Всегда наступает время, когда ты больше ничего не чувствуешь. Ты просто не можешь этого делать. Потому что голос сел от крика отчаяния и боли внутри. Потому что жизнь превратилась в тёмное и бессмысленное существование, где ты – лишь бесполезная молекула среди такого же миллиарда одарённых. И осознаёшь, что своими внутренними терзаниями и проклятиями, нытьём и постоянным самобичеванием никому и ничем не поможешь. Потому что ты выплеснул все свои эмоции, пока лежал один, свернувшись в грязную и кровавую ткань, снова и снова воспроизводя в голове жестокость собственных поступков. Каждому необходимо время, чтобы принять такой расклад, где именно ты становишься карателем. Каждому человеку нужны минуты отчаяния и жуткой, дробящей кости скорби. Каждый обязан пройти через это, чтобы потом понять, как ему быть дальше. Нет, легко больше не будет. Никогда не было. Это всё лишь игра воображения. Даже смерть – не наказание, а ты должен его получить. И даже тогда ты не получишь прощения.

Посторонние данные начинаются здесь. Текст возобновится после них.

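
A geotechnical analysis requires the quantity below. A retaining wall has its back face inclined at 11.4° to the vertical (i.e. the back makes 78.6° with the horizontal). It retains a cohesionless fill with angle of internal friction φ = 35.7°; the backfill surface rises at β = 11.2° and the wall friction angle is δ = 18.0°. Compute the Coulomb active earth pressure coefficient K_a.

K_a = sin²(α+φ) / [sin²α · sin(α−δ) · (1 + √{sin(φ+δ)sin(φ−β) / (sin(α−δ)sin(α+β))})²].
With α = 78.6°, φ = 35.7°, δ = 18.0°, β = 11.2°: K_a = 0.3784.

0.378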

Озноб с новой силой стягивает моё тело. Мне холодно. Очень холодно. Огромный кусок льда внутри меня. Это моё сердце. Я не могу видеть всё чётко, а свет режет по глазам. Зубы стучат друг о друга. Меня ломает. Каждую кость. Каждый сустав. Каждое воспоминание. Они ломают меня, и я не в силах сопротивляться. Не понимаю, что со мной. Алкоголь давно уже должен был выветриться из крови. Я сейчас больше напоминаю наркомана, которому необходима доза, а не человека, собирающегося разобраться во всём и понять, кто, действительно, замешан во всём случившемся. И даже слова Миры, которые она прокричала, не убедили меня до конца, что это совершила она. Возможно, я ещё верю в неё, в ту девушку, что была в моих руках. Я верю в её улыбку и в её сердце, вне зависимости от сказанного и совершённого. Но если я верю, то как мог с ней так поступить? Что переклинило в моём сознании, раз я надругался не только над её телом, но и над её душой, над её сознанием, над нашими чувствами? И даже в том моменте я помню любовь, превращающуюся в оголённый нерв, по которому бьют током.